Antetonitrus: Triassic Dinosaurs

Antetonitrus is a genus of sauropod dinosaurs that inhabited South Africa during the Upper Triassic. Its only species is Antetonitrus ingenipes. As one of the earliest known genera of sauropods, Antetonitre sheds light on the as yet poorly understood origins of this group of dinosaurs.

Unlike the bipedal forms that preceded it, it already moved on 4 legs, like other sauropods. His hand had a flexible thumb; therefore, the forelimbs were used not only for locomotion, as in other sauropods, but, presumably, they also performed a grasping function.

The generic name “Antetonitrus”, which can be roughly translated from Latin as “pre-thunder” or “thunder harbinger” (ante = before; tonitrus = thunder), indicates a very early appearance of this genus of sauropod dinosaurs, which occurred long before the appearance of the brontosaurus (Brontosaurus) (“thunder lizard”). The specific name “ingenipes” (lat. ingens = massive; pes = foot) emphasizes that this species had powerful fore and hind limbs.

This relatively small, stocky sauropod is estimated to have been 8 to 10 meters long and 1.5 to 2 meters tall at hip level. Compared to earlier sauropodomorphs such as Plateosaurus, the antetonitre’s forelimbs were greatly elongated, while the metatarsus was shortened. Thus, he already had a typical appearance for all sauropods with approximately equal length fore and hind limbs.

The bipedal Plateosaurus could not turn the hands with the back down, without which effective movement on 4 legs is impossible; his hands were facing each other and presumably performed a grasping function. However, the rounded lower end of the antetonite’s radius suggests that it may have rotated it outwards.

Due to this, the forearm, which was mobile, could provide additional grasping function of the forelimbs.

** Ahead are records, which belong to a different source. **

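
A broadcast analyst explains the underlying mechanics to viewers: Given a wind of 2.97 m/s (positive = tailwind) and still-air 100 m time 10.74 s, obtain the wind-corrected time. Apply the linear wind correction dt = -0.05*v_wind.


dt = -0.05 * v_wind = -0.05 * 2.97 = -0.1485 s
t_corrected = t_still + dt = 10.74 + (-0.1485)
t_corrected = 10.5915 s

10.5915 s


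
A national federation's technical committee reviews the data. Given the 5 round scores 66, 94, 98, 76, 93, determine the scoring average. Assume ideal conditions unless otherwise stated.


Average = sum / n
Sum = 427
Average = 427 / 5 = 85.4

85.4


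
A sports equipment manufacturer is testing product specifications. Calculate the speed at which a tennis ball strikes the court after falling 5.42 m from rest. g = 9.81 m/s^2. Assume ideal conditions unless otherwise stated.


v = sqrt(2 * g * h)
v = sqrt(2 * 9.81 * 5.42)
v = sqrt(106.3404) = 10.3121 m/s

10.3121 m/s


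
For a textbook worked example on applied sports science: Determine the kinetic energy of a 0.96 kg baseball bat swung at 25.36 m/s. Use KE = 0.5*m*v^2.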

Flexible thumbs, as well as large processes of the shoulder and forearm (large pectoral crest and olecranon) that serve as a place of attachment for muscles, are also pushing to this conclusion.

Like later sauropods, the metatarsus of the antetonite was shortened. The hand and foot were massive, while the femur had a typical oval cross-section; both of these traits served as a means of adaptation to increasing body size.

The enlarged first toe claw was longer than the first metatarsal, as in other sauropods; however, it did not yet have the crescent shape typical of them. The femur was not straight, as in other sauropods, but had a slight S-curve in lateral view. Antetonite vertebrae were distinguished by high spinous processes and strongly pronounced hyposthene-hypantrum articulations, which gave the dinosaur spine additional strength.

Antetonitere is considered one of the earliest genera of sauropods. However, its relationship to other very early sauropod genera, such as Blikanasaurus (Blikanasaurus), Melanorosaurus (Melanorosaurus) and Isanosaurus (Isanosaurus), has not been elucidated due to insufficient information about its skeletal remains. It is assumed that these genera were earlier than Vulcanodon and Kotasaurus (Kotasaurus).

So far, only 2 specimens of antetonite have been described, discovered by James Kitching in the South African province of the Orange Free State (now the province of the Free State). Both are found in the lower layer of the Elliot Formation, which is the same age as the Norian. The lower layer of the Elliot Formation is very rich in fossils; it also contained fossils of two more very early genera of sauropods, Melanosaurus and Blycanasaurus.

The found remains were originally attributed by Kitching and Raat to the genus Euskelosaurus (Euskelosaurus sp.) prosauropod subgroups. The holotypic copy of the antetoniter includes mainly the front and hind limbs, as well as several vertebrae and pubic bone, and the second copy is part of the front limbs.

At the same time, the holotypic copy belongs to the young animal, as evidenced by the vertebral arches that have not yet fused with the bodies of the vertebrae. The second copy is 80 % less than the roof. Both of these findings are stored in the archive of the Institute of Paleontological Research of Bernard Price in Johannesburg.